Однажды в столовой кто‑то плеснул отраву в котёл с варевом. Отравилось много народу, пострадал и Владимир Кузьмич.
«Стою у станка, смотрю: одного парня понесли, второго… Я был покрепче, думал, выдержу. А у самого ноги подламываются, плохо мне. Говорю товарищу: «Рябов, я упаду». Он: «Иди к доктору». Пока дойду до медпункта, на свежем воздухе меня продует, вернусь в цех. Снова как скрутит… Несколько раз возвращался. А ночью в барак врач пришла, спросила, кто ел в заводской столовой, – я промолчал, чтобы не забрали в больницу».
Для фронта с каждым днём требовалось больше оружия. На заводе началось стахановское движение – рабочие перевыполняли задания на 300 % и более. Он станет одним из основных предприятий, снабжавших армию ППШ. За годы войны здесь произведут их более 2 млн.
«В сутки выпускалось 3 тысячи автоматов, каждое утро оружие вагонами отправляли на фронт», – вспоминает Беляев.
В 1943-м освоили новое оружие Георгия Шпагина – сигнальный пистолет СПШ, ракетница до сих пор на вооружении в нашей армии. Владимир Кузьмич собирал и его тоже.
С сыном Виктором.
Фото Юрия Коренько
Связь с домом прервалась в начале войны. Из сводок Совинформбюро парень знал, что Смородино дважды оккупировали немцы.
В год Победы дома скончался отец – Кузьма Иванович, старый солдат, участник финской. Найти мужиков отнести гроб на кладбище не удалось: все ещё воевали. Похоронили отца в огороде. Поклониться могилке сын смог в 1948-м, когда вернулся домой.
Вначале устроился в плотницкие мастерские. Затем четверть века отработал учётчиком в полевой бригаде. До 1962-го колхозники работали за трудодни, денег людям не платили. Народ выкручивался, выживал кто как мог. От отца сохранилось ружьё (он был хорошим охотником).
Владимир тоже надолго уходил в лес. Возвращался с добычей. Из шкурок научился шить шапки.
Подрастали дети. Дочке Лиде пришла пора собираться в школу. Одеть девочку оказалось не во что. Магазинов готового платья тогда не было, всё шилось на заказ. В городах работали пошивочные мастерские, в сёлах о таком не могли и мечтать.
«У меня появился интерес к шитью, – рассказывает Беляев. – Швейную машинку на время брал у людей. Всю семью обшивал.
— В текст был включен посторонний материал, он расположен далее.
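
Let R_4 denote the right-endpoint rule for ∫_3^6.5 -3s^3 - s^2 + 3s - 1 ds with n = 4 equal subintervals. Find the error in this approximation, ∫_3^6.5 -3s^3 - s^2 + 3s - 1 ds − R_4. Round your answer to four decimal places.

354.5003

Exact integral: ∫_3^6.5 f(s) ds ≈ -1314.213542.
R_4 ≈ -1668.713867.
Error ≈ -1314.213542 − (-1668.713867) ≈ 354.5003.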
В селе узнали – пошли заказы: свадебное платье, костюмы мужские – всё мог. Теперь только починяю или переделываю – подрежу-наставлю».
По молодости, чтобы облегчить себе жизнь и ежегодно не перекапывать вручную огород, придумал электроплуг. Когда из полевого учётчика его перевели в колхозную контору бухгалтером и коллеги узнали, что Беляев хорошо рисует, завалили просьбами нарисовать цветы для вышивки салфеток, скатертей, полотенец. Потом заказывали картины в дом. Он писал в своё удовольствие и наслаждался такой возможностью. В ДК на одной из стен появились «Три богатыря». Как‑то удачно скопировал «Битву за Севастополь». До сих пор в старой кухне стоят незаконченные полотна.
Колхозный парторг подключил художника-самоучку к агитации. Беляев писал лозунги, оформлял стенды, рассказывающие о планах КПСС. Дошло до портретов вождя мирового пролетариата. Ленина могли изображать только проверенные люди, с допуском районного партийного руководства. Допуск дали.
Лики святых в старом храме ему тоже довелось реставрировать.
Сегодня реставрирует то, что принесут люди на переделку. Деньги за работу никогда не берёт, хотя живёт скромно.
«Я так благодарен людям, что приносят шитво. За работой день быстрее проходит. Закончил машинкой и пошёл на телевизор. Плохо, что глаз потерял, но ничего, второй‑то хорошо видит. А зачем мне два в мои‑то годы?» – говорит Владимир Кузьмич.
Уезжая, мы прощаемся у калитки. Старик говорит:
«Сейчас многие жалуются: жить тяжело. Нет, милые мои, вы не знаете, что это такое».